BRI to be more selective in choosing sectors, targets credit growth of 7-9 percent this year
PT Bank Rakyat Indonesia (Persero) Tbk will be more selective in disbursing credit this year, focusing on quality sectors, and targets a single-digit growth of 7-9 percent.
As of the end of 2025, BRI’s consolidated credit disbursement grew by 12.3 percent (year on year) to IDR 1,521 trillion, with a focus on the MSME segment.
“We are indeed very selective in choosing quality sectors, which can certainly provide good yields but also do not bring poor asset quality to BRI,” said BRI’s President Director, Hery Gunardi, in a virtual press conference on the Fourth Quarter 2025 Financial Performance, Thursday.
Regarding credit quality, he said that the company continues to consistently improve it, especially in the micro segment.
As of the end of 2025, BRI’s non-performing loan (NPL) ratio was still at 3.07 percent. Meanwhile, the loan at risk (LAR) decreased from 10.7 percent at the end of 2024 to 9.6 percent at the end of 2025.

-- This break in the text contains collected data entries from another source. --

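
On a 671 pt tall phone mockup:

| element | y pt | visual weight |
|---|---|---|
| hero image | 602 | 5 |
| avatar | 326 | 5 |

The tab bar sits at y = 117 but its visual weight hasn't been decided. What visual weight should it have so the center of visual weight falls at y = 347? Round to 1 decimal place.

w ≈ 5.1

Existing Σw = 10 (5 + 5); existing moment 5·602 + 5·326 = 4640.
Set Σw·y/Σw = 347: (4640 + 117w) = 347·(10 + w).
Solving: w = (347·10 − 4640) / (117 − 347) = -1170 / -230 ≈ 5.09.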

In the future, Hery said that the company plans to implement an automatic installment payment mechanism for micro-segment customers who have savings accounts at BRI.
Through this scheme, customers are expected to maintain sufficient balances, ideally equivalent to one to two installments, so that payments can be made automatically and on time.
Meanwhile, the commercial banking and corporate banking segments, which have shown solid performance, play a strategic role as a source of leads for business units in branches and the consumer segment.
He said that the growth of unsecured credit (KTA), especially payroll-based loans, has the potential to continue to be encouraged through the ability of commercial and corporate banking to provide quality payroll customers to the consumer segment and branch network.
From the funding side, Hery explained that the company continues to focus on improving the funding structure with a higher proportion of low-cost funds (CASA). In 2025, BRI succeeded in increasing the CASA ratio to 70.6 percent.
“So we really want to be a leader in low-cost funding or the CASA ratio,” he said.
Overall, Hery said that the company remains optimistic that through ongoing transformation as reflected in the BRIVolution Reignite initiative, the growth of low-cost funds will continue to increase, the cost of funds will continue to decrease, and margins will remain stable.
In addition, improvements in credit quality in the micro segment are expected to continue to show a positive trend, along with the implementation of a more prudent underwriting process and the acquisition of new customers who are more selective, resulting in a portfolio with a higher level of smooth collectibility.